The experience of mothers and clinicians in the assessment of autism spectrum disorder Bowers, Anna


Being told that their child meets criteria for a diagnosis of Autism Spectrum Disorder (ASD) is life-changing news for parents. Prior to the diagnosis, they wait and worry and are faced with uncertainty about their child. After receiving the diagnosis, parents must adjust to the loss of “normalcy” and the demands of arranging services. In Canada, psychologists are regularly involved in conducting assessments and communicating the diagnosis of ASD to parents.

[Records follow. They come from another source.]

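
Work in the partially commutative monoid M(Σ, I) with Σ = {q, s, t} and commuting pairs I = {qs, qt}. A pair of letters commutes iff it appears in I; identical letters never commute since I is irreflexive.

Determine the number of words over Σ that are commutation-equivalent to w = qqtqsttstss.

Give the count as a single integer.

#0=q has no predecessor
#1=q depends on [0:q]
#2=t has no predecessor
#3=q depends on [1:q]
#4=s depends on [2:t]
#5=t depends on [4:s]
#6=t depends on [5:t]
#7=s depends on [6:t]
#8=t depends on [7:s]
#9=s depends on [8:t]
#10=s depends on [9:s]
sources: [0:q, 2:t]
N(rest) = Σ N(rest − s) over sources s of rest; N(one piece) = 1:
  size 1 → [3]=1  [10]=1
  size 2 → [1,3]=1  [3,10]=2  [9,10]=1
  size 3 → [0,1,3]=1  [1,3,10]=3  [3,9,10]=3  [8,9,10]=1
  size 4 → [0,1,3,10]=4  [1,3,9,10]=6  [3,8,9,10]=4  [7,8,9,10]=1
  size 5 → [0,1,3,9,10]=10  [1,3,8,9,10]=10  [3,7,8,9,10]=5  [6,7,8,9,10]=1
  size 6 → [0,1,3,8,9,10]=20  [1,3,7,8,9,10]=15  [3,6,7,8,9,10]=6  [5,6,7,8,9,10]=1
  size 7 → [0,1,3,7,8,9,10]=35  [1,3,6,7,8,9,10]=21  [3,5,6,7,8,9,10]=7  [4,5,6,7,8,9,10]=1
  size 8 → [0,1,3,6,7,8,9,10]=56  [1,3,5,6,7,8,9,10]=28  [2,4,5,6,7,8,9,10]=1  [3,4,5,6,7,8,9,10]=8
  size 9 → [0,1,3,5,6,7,8,9,10]=84  [1,3,4,5,6,7,8,9,10]=36  [2,3,4,5,6,7,8,9,10]=9
  first=0(q) contributes 45
  first=2(t) contributes 120
|[w]| = 165

165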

Despite research examining parents’ experience with the diagnostic process, few studies have additionally considered clinicians’ perspectives and practices in conducting ASD assessments. In the present study, the experiences of mothers and clinicians before, during, and after a diagnosis of ASD were examined. The aim was to better understand how parents present when coming to an assessment for ASD, their reaction to the diagnosis, and the support they and their child received. This had the potential to provide insight into effective ways to meet the needs of parents as they process and attempt to move forward with their child’s diagnosis of ASD. In the present study, semi-structured interviews were conducted with mothers and clinicians from lower mainland British Columbia. Data was categorized and analyzed using an inductive approach to thematic analysis. From the mother interviews, twelve themes emerged to depict experiences across the phases of assessment, while fourteen themes were revealed through clinician interviews. Findings revealed that mothers suspected ASD before the assessment began, clinicians made attempts to be clear and compassionate, and that information regarding resources was sufficient yet overwhelming for parents. In general, mothers were satisfied with the clinician and assessment approach yet discontent with the understanding and support received from outside sources.